If at all possible move to SHA3 and a larger hash.
It is as safe as SHA-1 was initially supposed to be. The same would be true of most other notable secure hash functions with digests truncated to 160 bits.
Crucially, though, the security of the resulting algorithm is always limited to 160-bit pre-image resistance and 80-bit collision resistance. It doesn't matter how much higher SHA-512 or another hash function's security levels are.
Pre-image resistance is limited to the smaller of 160-bit (the output length) security or the substitute hash function's pre-image resistance. Collision resistance is limited to 80 bits (half the output length) or to the substitute hash's collisions resistance. (Whichever is smaller.)
Continuing to use a 160-bit hash function may still be a problem. Though the collision attacks on SHA-1 took less than 280 work, the gap between the ideal collision resistance of SHA-1 and its actual collision rseistance isn't so large to leave cautious people at ease. It would merely be a million times more costly to find a collision for an ideal 160-bit hash with today's hardware.
Why would SHA-512/160 be safer than SHA-1? There are no full- or partial pre-image attacks on SHA-512 that would cost less than 2160. SHA-512 is believed to have 512-bit (full) pre-image resistance. Similar reasoning applies to collision resistance.

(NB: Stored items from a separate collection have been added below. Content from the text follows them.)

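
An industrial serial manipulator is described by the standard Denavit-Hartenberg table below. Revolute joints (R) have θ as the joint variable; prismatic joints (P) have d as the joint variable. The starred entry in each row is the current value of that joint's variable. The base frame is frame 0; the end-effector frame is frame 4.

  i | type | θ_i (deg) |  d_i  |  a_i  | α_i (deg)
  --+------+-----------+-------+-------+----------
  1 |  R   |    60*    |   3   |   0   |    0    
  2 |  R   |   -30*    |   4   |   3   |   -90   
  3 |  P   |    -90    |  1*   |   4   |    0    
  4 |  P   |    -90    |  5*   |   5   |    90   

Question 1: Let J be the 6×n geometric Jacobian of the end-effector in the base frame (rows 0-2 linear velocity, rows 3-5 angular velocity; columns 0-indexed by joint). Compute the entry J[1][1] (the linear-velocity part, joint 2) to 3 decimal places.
axis z_1 = (0.0000,0.0000,1.0000); lever o_n−o_1 = (-4.7321,4.1962,8.0000)
cross product → J_v[:, 1] = (-4.1962,-4.7321,0.0000)
J_ω[:, 1] = z_1
entry J[1][1] = -4.7321

-4.732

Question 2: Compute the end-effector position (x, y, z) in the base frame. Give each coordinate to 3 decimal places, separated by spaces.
-4.732 4.196 11.000

after link 1: o_1 = (0.0000, 0.0000, 3.0000)
after link 2: o_2 = (2.5981, 1.5000, 7.0000)
after link 3: o_3 = (2.0981, 2.3660, 11.0000)
after link 4: o_4 = (-4.7321, 4.1962, 11.0000)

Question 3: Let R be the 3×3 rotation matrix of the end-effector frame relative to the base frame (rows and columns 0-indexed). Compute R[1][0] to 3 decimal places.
End-effector x-axis (col 0 of R) = (-0.8660,-0.5000,0.0000)
R[1][0] = -0.5000

-0.500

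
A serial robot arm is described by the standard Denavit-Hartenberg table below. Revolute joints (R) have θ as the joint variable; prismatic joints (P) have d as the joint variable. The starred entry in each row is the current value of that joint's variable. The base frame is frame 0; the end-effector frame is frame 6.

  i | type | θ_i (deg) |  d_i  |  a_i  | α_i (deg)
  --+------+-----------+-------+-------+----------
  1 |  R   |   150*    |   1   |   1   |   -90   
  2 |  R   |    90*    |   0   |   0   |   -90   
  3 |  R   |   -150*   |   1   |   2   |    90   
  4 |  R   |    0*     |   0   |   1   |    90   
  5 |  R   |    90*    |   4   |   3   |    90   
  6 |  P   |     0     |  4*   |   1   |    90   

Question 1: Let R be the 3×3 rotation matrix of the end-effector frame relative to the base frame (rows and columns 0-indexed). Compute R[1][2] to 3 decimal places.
End-effector z-axis (col 2 of R) = (0.8660,-0.5000,-0.0000)
R[1][2] = -0.5000

-0.500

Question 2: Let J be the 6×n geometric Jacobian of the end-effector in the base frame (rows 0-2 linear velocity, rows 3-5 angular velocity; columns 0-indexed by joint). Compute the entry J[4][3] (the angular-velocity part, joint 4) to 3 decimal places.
axis z_3 = (0.4330,0.7500,0.5000); lever o_n−o_3 = (-2.9821,2.8349,6.3301)
cross product → J_v[:, 3] = (3.3301,-4.2321,3.4641)
J_ω[:, 3] = z_3
entry J[4][3] = 0.7500

0.750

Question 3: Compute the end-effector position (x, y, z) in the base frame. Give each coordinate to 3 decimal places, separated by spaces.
-3.482 1.969 9.062

after link 1: o_1 = (-0.8660, 0.5000, 1.0000)
after link 2: o_2 = (-0.8660, 0.5000, 1.0000)
after link 3: o_3 = (-0.5000, -0.8660, 2.7321)
after link 4: o_4 = (-0.7500, -1.2990, 3.5981)
after link 5: o_5 = (-2.9151, 2.9510, 5.0981)
after link 6: o_6 = (-3.4821, 1.9689, 9.0622)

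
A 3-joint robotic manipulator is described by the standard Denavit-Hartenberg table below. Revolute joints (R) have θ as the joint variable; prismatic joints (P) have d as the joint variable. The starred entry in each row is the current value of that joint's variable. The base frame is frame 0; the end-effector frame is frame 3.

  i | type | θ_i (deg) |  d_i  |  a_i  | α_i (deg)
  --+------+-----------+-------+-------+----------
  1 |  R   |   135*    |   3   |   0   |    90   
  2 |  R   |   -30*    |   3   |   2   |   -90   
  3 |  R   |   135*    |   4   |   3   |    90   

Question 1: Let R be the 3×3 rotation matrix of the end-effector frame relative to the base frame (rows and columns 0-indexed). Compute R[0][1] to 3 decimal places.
End-effector y-axis (col 1 of R) = (-0.3536,0.3536,0.8660)
R[0][1] = -0.3536

-0.354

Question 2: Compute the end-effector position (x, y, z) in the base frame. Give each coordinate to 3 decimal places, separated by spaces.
after link 1: o_1 = (0.0000, 0.0000, 3.0000)
after link 2: o_2 = (0.8966, 3.3461, 2.0000)
after link 3: o_3 = (-0.7186, 1.9612, 6.5248)

-0.719 1.961 6.525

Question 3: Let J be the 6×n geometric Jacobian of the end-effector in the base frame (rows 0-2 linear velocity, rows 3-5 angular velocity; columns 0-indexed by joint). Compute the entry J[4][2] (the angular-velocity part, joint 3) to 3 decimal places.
0.354

axis z_2 = (-0.3536,0.3536,0.8660); lever o_n−o_2 = (-1.6152,-1.3848,4.5248)
cross product → J_v[:, 2] = (2.7990,0.2010,1.0607)
J_ω[:, 2] = z_2
entry J[4][2] = 0.3536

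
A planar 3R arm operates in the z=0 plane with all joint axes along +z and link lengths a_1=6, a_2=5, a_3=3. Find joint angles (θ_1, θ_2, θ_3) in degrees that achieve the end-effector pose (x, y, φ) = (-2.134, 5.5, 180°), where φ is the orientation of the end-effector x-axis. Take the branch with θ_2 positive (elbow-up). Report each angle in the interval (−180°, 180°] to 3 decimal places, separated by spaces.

wrist centre = target − a_3·(cos φ, sin φ) = (0.8660, 5.5000)
cos θ_2 = (31.0000−6²−5²)/(2·6·5) = -0.5000; θ_2 = 120.0000° (elbow-up)
β = atan2(5.5000,0.8660) = 81.0520°; ψ = atan2(4.3301,3.5000) = 51.0517°
θ_1 = β − ψ = 30.0002°
θ_3 = φ − θ_1 − θ_2 = 29.9997° (wrapped to (-180°,180°])

30.000 120.000 30.000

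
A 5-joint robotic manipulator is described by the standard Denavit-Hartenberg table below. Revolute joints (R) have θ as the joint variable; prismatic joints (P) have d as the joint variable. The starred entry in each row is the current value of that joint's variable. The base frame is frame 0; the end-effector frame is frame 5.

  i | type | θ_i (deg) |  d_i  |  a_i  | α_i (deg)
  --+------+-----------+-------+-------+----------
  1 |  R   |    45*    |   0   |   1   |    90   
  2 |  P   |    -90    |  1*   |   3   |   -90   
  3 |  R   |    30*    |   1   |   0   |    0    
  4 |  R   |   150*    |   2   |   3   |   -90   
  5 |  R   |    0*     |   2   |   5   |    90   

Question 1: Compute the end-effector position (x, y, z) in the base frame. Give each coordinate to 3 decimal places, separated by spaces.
after link 1: o_1 = (0.7071, 0.7071, 0.0000)
after link 2: o_2 = (1.4142, -0.0000, -3.0000)
after link 3: o_3 = (2.1213, 0.7071, -3.0000)
after link 4: o_4 = (3.5355, 2.1213, -0.0000)
after link 5: o_5 = (4.9497, 0.7071, 5.0000)

4.950 0.707 5.000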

Remember that I said "most other notable secure hash functions" would be okay. This is because most modern hash functions are designed to behave like a random oracle. That means you can't differentiate a hash function from a process that generates a random output every time it sees a new input, sampling from a uniform distribution of all possible bit strings of a given length.
In the random oracle model, all potential output strings are equally likely. That makes individual output bits statistically independent of one another. With that definition, you can prove that any random oracle has the maximum possible collision resistance and pre-image resistance. (Determined only by the length of the output.)
Since truncating a string of uniform, statistically independent bits just produces another, shorter string of uniform independent bits, one can intuit that truncating the output of a random oracle produces a hash function with the identical security properties compared to an ideal hash function of the same (truncated) output length.
Caveats:
- A random oracle is a presumed model. It cannot be proven that any certain hash function can be modeled accurately as one. It can only be disproven by finding weaknesses in the algorithm.
- The minimum requirements for a hash function differs depending on who you ask. It's also said that a hash function only needs collision resistance and be one-way. In that case truncating the digest output can't be assumed to be safe. (The SWIFFT algorithm is the only example that comes to mind. However you see something similar with MAC functions. Hash-based MACs have predictable security properties if truncated. Generic MACs may not.)
- SHA-512 is vulnerable to length extension attacks, so it's not always safe to treat it as a random oracle. If you don't consider random oracle inputs to be public knowledge, then you may need to use HMAC, double-hash, or truncate the output to prevent people from being able to derive valid hashes without secret knowledge. Since you truncate by 352 bits, length extension attacks are not relevant. Newer algorithms, like Blake2, SHA-3, and Skein are intended to behave like a random oracle and are not vulnerable to length extension attacks.